= De conscribendis epistolis =

1534 book by Juan Luis Vives

On the Writing of Letters (De conscribendis epistolis) was a popular Early Modern guide to the art of letter writing by Spanish humanist Juan Luis Vives. First published in 1534 in conjunction with Desiderius Erasmus' treatise of the same name, Vives's work attempts to teach letter writers how to engage a variety of audiences.

==Background==
In 1533, Vives wrote De conscribendis epistolis for Alonso Idiáquez, secretary to King Charles I of Spain. On the surface, Vives sought to help Idiáquez avoid what Vives saw as a popular misunderstanding of how successful letters should be written. Because this work was also published, it seems safe to assume Vives wanted to rectify the dictamen on a large scale. Since the early days of the Roman Empire, letter writers had attempted to apply the principles of oratory wholesale to epistolary composition. This approach remained popular well into the Renaissance. The result was a society of writers who did not observe practical decorum in their letters. Vives warns that it is easy for a writer to slip into "... impudence or arrogance or loquacity or ostentation or cunning or pedantic affectation or excessive and parasitical flattery or ignorance or imprudence."

The current authority on De conscribendis epistolis, Charles Fantazzi traces this epistolary renaissance to the rediscovery of Cicero’s letters to Atticus, Quintus Cicero, and Brutus. In 1345, these letters were found by Petrarch in the Chapter Library of Verona. Vives frequently cites Cicero as a prime example of a writer who tailored his letters according to the epistolary occasion.

==Synopsis==
Vives begins by telling “Señor Idiáquez” to always consider the rhetorical situation for the letter, primarily evaluating the relationship of the writer to the recipient. The reason is that, as Saint Ambrose told Sabinus, "In a letter the image of the living presence emits its glow between persons distant from each other, and conversation committed to writing unites those who are separated from each other."

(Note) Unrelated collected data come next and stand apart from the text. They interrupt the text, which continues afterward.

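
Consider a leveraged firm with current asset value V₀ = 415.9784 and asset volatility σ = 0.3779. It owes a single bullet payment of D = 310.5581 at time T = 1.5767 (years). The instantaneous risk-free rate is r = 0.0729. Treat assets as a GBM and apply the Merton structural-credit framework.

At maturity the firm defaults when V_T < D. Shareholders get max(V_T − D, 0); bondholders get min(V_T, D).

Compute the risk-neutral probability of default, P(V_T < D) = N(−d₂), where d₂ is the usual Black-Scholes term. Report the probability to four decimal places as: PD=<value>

d₁ = [ln(V₀/D) + (r + σ²/2)T] / (σ√T)
   = [ln(415.9784/310.5581) + (0.0729 + 0.5·0.3779²)·1.5767] / (0.3779·√1.5767)
   = [0.292262 + 0.227524] / 0.474517 = 1.095403
d₂ = d₁ − σ√T = 1.095403 − 0.474517 = 0.620886
risk-neutral PD = N(−d₂) = N(-0.620886) = 0.267337

PD=0.2673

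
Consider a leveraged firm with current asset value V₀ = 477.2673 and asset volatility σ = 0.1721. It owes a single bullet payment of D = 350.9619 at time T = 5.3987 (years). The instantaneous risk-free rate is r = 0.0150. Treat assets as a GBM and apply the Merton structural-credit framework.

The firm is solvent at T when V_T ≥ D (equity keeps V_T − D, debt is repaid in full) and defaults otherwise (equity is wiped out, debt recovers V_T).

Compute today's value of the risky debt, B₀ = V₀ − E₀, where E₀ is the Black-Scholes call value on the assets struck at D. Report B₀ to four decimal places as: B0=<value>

B0=310.0068

d₁ = [ln(V₀/D) + (r + σ²/2)T] / (σ√T)
   = [ln(477.2673/350.9619) + (0.0150 + 0.5·0.1721²)·5.3987] / (0.1721·√5.3987)
   = [0.307399 + 0.160931] / 0.399876 = 1.171188
d₂ = d₁ − σ√T = 1.171188 − 0.399876 = 0.771312
N(d₁) = 0.879238,  N(d₂) = 0.779739,  e^(−rT) = 0.922212
E₀ = V₀·N(d₁) − D·e^(−rT)·N(d₂)
   = 477.2673·0.879238 − 350.9619·0.922212·0.779739 = 167.260517
B₀ = V₀ − E₀ = 477.2673 − 167.260517 = 310.006783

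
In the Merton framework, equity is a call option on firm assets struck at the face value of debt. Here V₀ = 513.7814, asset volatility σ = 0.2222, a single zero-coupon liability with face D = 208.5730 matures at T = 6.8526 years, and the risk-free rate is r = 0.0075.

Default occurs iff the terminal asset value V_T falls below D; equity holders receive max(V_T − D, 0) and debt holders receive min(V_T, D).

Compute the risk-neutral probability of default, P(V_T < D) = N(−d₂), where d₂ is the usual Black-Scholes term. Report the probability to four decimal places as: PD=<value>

d₁ = [ln(V₀/D) + (r + σ²/2)T] / (σ√T)
   = [ln(513.7814/208.5730) + (0.0075 + 0.5·0.2222²)·6.8526] / (0.2222·√6.8526)
   = [0.901509 + 0.220561] / 0.581663 = 1.929070
d₂ = d₁ − σ√T = 1.929070 − 0.581663 = 1.347407
risk-neutral PD = N(−d₂) = N(-1.347407) = 0.088925

PD=0.0889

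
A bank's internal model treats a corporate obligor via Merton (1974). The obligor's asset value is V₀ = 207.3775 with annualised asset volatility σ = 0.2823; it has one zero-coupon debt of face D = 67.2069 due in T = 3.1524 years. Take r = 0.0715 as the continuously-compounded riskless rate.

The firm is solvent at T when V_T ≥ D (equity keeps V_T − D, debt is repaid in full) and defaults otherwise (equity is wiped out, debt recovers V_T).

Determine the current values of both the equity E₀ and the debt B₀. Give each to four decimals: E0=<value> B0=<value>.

d₁ = [ln(V₀/D) + (r + σ²/2)T] / (σ√T)
   = [ln(207.3775/67.2069) + (0.0715 + 0.5·0.2823²)·3.1524] / (0.2823·√3.1524)
   = [1.126765 + 0.351009] / 0.501224 = 2.948333
d₂ = d₁ − σ√T = 2.948333 − 0.501224 = 2.447109
N(d₁) = 0.998403,  N(d₂) = 0.992800,  e^(−rT) = 0.798200
E₀ = V₀·N(d₁) − D·e^(−rT)·N(d₂)
   = 207.3775·0.998403 − 67.2069·0.798200·0.992800 = 153.787962
B₀ = V₀ − E₀ = 207.3775 − 153.787962 = 53.589538

E0=153.7880 B0=53.5895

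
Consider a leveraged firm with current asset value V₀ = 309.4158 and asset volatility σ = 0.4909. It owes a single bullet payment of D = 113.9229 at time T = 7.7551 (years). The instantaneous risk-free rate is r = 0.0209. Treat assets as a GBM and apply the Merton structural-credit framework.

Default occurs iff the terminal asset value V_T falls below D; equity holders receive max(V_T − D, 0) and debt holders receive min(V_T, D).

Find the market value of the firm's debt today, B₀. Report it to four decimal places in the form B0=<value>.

d₁ = [ln(V₀/D) + (r + σ²/2)T] / (σ√T)
   = [ln(309.4158/113.9229) + (0.0209 + 0.5·0.4909²)·7.7551] / (0.4909·√7.7551)
   = [0.999164 + 1.096504] / 1.367057 = 1.532978
d₂ = d₁ − σ√T = 1.532978 − 1.367057 = 0.165920
N(d₁) = 0.937359,  N(d₂) = 0.565890,  e^(−rT) = 0.850372
E₀ = V₀·N(d₁) − D·e^(−rT)·N(d₂)
   = 309.4158·0.937359 − 113.9229·0.850372·0.565890 = 235.212142
B₀ = V₀ − E₀ = 309.4158 − 235.212142 = 74.203658

B0=74.2037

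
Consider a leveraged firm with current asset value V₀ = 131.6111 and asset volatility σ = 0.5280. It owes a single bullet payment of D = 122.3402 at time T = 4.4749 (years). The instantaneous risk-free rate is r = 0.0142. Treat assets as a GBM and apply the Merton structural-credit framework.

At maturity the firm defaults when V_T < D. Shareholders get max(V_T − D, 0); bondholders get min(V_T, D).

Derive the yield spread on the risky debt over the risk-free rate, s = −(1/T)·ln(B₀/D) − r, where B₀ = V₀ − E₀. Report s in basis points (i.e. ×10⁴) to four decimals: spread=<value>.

spread=1083.9327

d₁ = [ln(V₀/D) + (r + σ²/2)T] / (σ√T)
   = [ln(131.6111/122.3402) + (0.0142 + 0.5·0.5280²)·4.4749] / (0.5280·√4.4749)
   = [0.073046 + 0.687309] / 1.116929 = 0.680755
d₂ = d₁ − σ√T = 0.680755 − 1.116929 = -0.436175
N(d₁) = 0.751987,  N(d₂) = 0.331355,  e^(−rT) = 0.938433
E₀ = V₀·N(d₁) − D·e^(−rT)·N(d₂)
   = 131.6111·0.751987 − 122.3402·0.938433·0.331355 = 60.927535
B₀ = V₀ − E₀ = 131.6111 − 60.927535 = 70.683565
spread = −(1/T)·ln(B₀/D) − r = −(1/4.4749)·ln(70.683565/122.3402) − 0.0142 = 0.10839327
in basis points: 0.10839327 × 10⁴ = 1083.9327 bp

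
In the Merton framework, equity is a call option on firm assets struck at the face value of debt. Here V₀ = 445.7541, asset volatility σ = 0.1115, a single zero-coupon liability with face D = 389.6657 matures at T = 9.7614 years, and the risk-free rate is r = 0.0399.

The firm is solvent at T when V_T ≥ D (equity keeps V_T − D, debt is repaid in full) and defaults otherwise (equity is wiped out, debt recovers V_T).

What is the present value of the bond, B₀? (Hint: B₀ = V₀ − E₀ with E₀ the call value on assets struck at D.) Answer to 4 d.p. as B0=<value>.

B0=260.5313

d₁ = [ln(V₀/D) + (r + σ²/2)T] / (σ√T)
   = [ln(445.7541/389.6657) + (0.0399 + 0.5·0.1115²)·9.7614] / (0.1115·√9.7614)
   = [0.134478 + 0.450158] / 0.348362 = 1.678243
d₂ = d₁ − σ√T = 1.678243 − 0.348362 = 1.329881
N(d₁) = 0.953350,  N(d₂) = 0.908221,  e^(−rT) = 0.677409
E₀ = V₀·N(d₁) − D·e^(−rT)·N(d₂)
   = 445.7541·0.953350 − 389.6657·0.677409·0.908221 = 185.222848
B₀ = V₀ − E₀ = 445.7541 − 185.222848 = 260.531252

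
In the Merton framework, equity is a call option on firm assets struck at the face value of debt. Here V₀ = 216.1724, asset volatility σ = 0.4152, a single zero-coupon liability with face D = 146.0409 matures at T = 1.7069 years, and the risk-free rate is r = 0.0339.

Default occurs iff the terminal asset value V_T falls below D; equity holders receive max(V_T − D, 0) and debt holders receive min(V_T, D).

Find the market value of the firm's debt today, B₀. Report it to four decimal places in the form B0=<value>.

d₁ = [ln(V₀/D) + (r + σ²/2)T] / (σ√T)
   = [ln(216.1724/146.0409) + (0.0339 + 0.5·0.4152²)·1.7069] / (0.4152·√1.7069)
   = [0.392190 + 0.204991] / 0.542452 = 1.100891
d₂ = d₁ − σ√T = 1.100891 − 0.542452 = 0.558439
N(d₁) = 0.864528,  N(d₂) = 0.711728,  e^(−rT) = 0.943778
E₀ = V₀·N(d₁) − D·e^(−rT)·N(d₂)
   = 216.1724·0.864528 − 146.0409·0.943778·0.711728 = 88.789487
B₀ = V₀ − E₀ = 216.1724 − 88.789487 = 127.382913

B0=127.3829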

Thus, it is not a speech delivered by an orator in a crowded assembly. Rather, it is a conversation. Vives then gives a history lesson on the letter in an attempt to show that the best letter writers of antiquity understood this conversational aspect of the letter.

Vives states that the exordium of the letter is both the hardest to write and the most important part of the letter. It will color the reader's reaction throughout the body of the letter. It is important to tailor this section to the recipient:

To a prosperous, haughty person the letter must be more respectful, but without flattery; to one who is stern and disagreeable, use a more mild and reserved style, to one who is unsophisticated or dull-witted, a more lucid style is called for; to a clever person, the style must be more studied and ornate, if he takes pleasure in that and regards it as an expression of respect …

Vives also gives instructions on how to vary the letter's style according to genre. He covers letters of petition, instruction, congratulations, consolation, incentive, and shared interests. “We may write on every subject,” says Vives, but he focuses his attention on the most popular epistolary genres.
Following the pattern Vives sets out in his discussion of the exordium, the bulk of De conscribendis epistolis covers the components of the letter and considerations for composition such as diction and addresses on superscriptions. Throughout this how-to section of the treatise, Vives offers examples and templates, which are “suitable for our use” in the 1530s, as he puts it.